Si, en rêve, je ne vois que des reflets, je sais que je suis près de la vérité. Parfois je suis dans une ville, lorsque soudainement, je vois un reflet de lumière qui éclabousse un mur ou une fenêtre. C’est souvent assez pour me rendre lucide. Je commence alors à traquer cette lumière. Dès que je vois un reflet je tente de m’y fondre ou de dématérialiser le mur pour voir la lumière directement ; je la perds de vue ou elle s’éteint, puis elle réapparait ailleurs, ou encore un soleil se lève alors et je recommence. Parfois, cela peut durer assez longtemps sans jamais que j’en arrive à la source — mais même un reflet de lumière est une bénédiction lorsque je réalise ce qui est en train de m’arriver.

Jung a supposé que la réalité psychique pourrait se situer à un niveau de fréquence supérieur et, peut-être, dépasser la vitesse de propagation de la lumière. La « lumière » serait alors le dernier degré de transition observable avant que la psyché, transmuant le corps, le « déréalise » complètement, pour reprendre le terme de Jung. Inversement, la lumière serait la première manifestation de la psyché lorsque, par la diminution de son énergie, celle-ci s’incarne dans le continuum spatio-temporel.
– Marie-Louise von Franz, Les rêves et la mort

La lumière blanche est le dernier phénomène physique visible avant l’état non-duel où l’observateur s’unit à l’observé. En nous résorbant vers les niveaux de plus en plus subtils de la conscience, on passe par tous les états jusqu’à aller aussi vite que la vitesse de la lumière. La claire lumière est la limite ultime dont il nous est possible de nous souvenir, puisqu’en la franchissant on est tout. Après vient l’infini des possibilités, un champ d’énergies potentielles, la pure conscience, l’énergie primordiale sans forme.

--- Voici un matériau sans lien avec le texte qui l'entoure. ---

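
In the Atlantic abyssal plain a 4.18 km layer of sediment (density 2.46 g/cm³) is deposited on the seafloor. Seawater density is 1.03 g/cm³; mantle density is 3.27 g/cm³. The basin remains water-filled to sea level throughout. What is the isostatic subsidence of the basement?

2.67 km

Submarine loading: the sediment displaces seawater, and the subsidence is in turn flooded, so s (ρ_m − ρ_w) = t (ρ_sed − ρ_w).
s = 4.18 km × (2.46 − 1.03) / (3.27 − 1.03) = 2.67 km.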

Mes extases furent accompagnées de visions magnifiques d’arcs-en-ciel semblables à ceux qu’on voit dans une flaque d’huile. Sur les thangkas, les peintures sacrées tibétaines, on retrouve souvent le symbole de l’arc-en-ciel, soit sous la forme d’un halo autour des divinités, soit s’échappant d’eux et ondulant comme une vague. Le corps cristallisé agit comme un prisme lorsqu’un rayon de lumière blanche y passe ; il est réfracté et réfléchi. C’est alors que je vois les arcs-en-ciel, que cela m’élève, et, lorsque je réalise que je suis cette beauté sublime qui scintille en moi, j’entre en extase.